The number of loan companies was estimated last year at 130, James said, but he shrugged off its implications for market share.
"We have increased the company's profitability every year since inception and we are very focused on continuing this trend," he said. "The key drivers of our profitability will be offering exceptional customer service, focusing on the efficiency of our operations and ensuring that our 200 team members are motivated to deliver results."
Alongside the rising small lenders, James said there is also encroachment from commercial banks, which "have also increased their lending activities in the sector".
Still, he said, the total size of the sector remains unknown.
Access itself does more than $1 billion of business annually. Cost control and efficiency are key to maintaining a competitive edge, James noted.
"Our management team has been on a drive to improve our operational efficiency, which has seen us passing on these savings to our customers through reduced interest rates. This will continue to be a key strategic initiative going forward," he told the Financial Gleaner.
He noted that Access has reduced interest rates to both personal and micro business clients. "Additionally, we have increased lending to the SME market at lower interest rates," he said.

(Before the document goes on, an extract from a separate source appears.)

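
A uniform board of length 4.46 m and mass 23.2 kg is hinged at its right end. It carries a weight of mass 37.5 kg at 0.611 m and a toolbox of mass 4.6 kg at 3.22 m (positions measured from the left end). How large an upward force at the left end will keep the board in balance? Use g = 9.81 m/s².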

James took his company public in 2009 as the pioneer listing on the junior stock market, nearly a decade after he founded the company in 2000.
As one of the largest players in the microfinance arena, Access is valued at $3 billion by total assets, and operates from 17 locations nationwide.
In its most recent financial year, the company reported interest income of $1.26 billion, down from $1.34 billion the previous year. Fees and commissions added another $222 million to revenue, up from $192 million last year.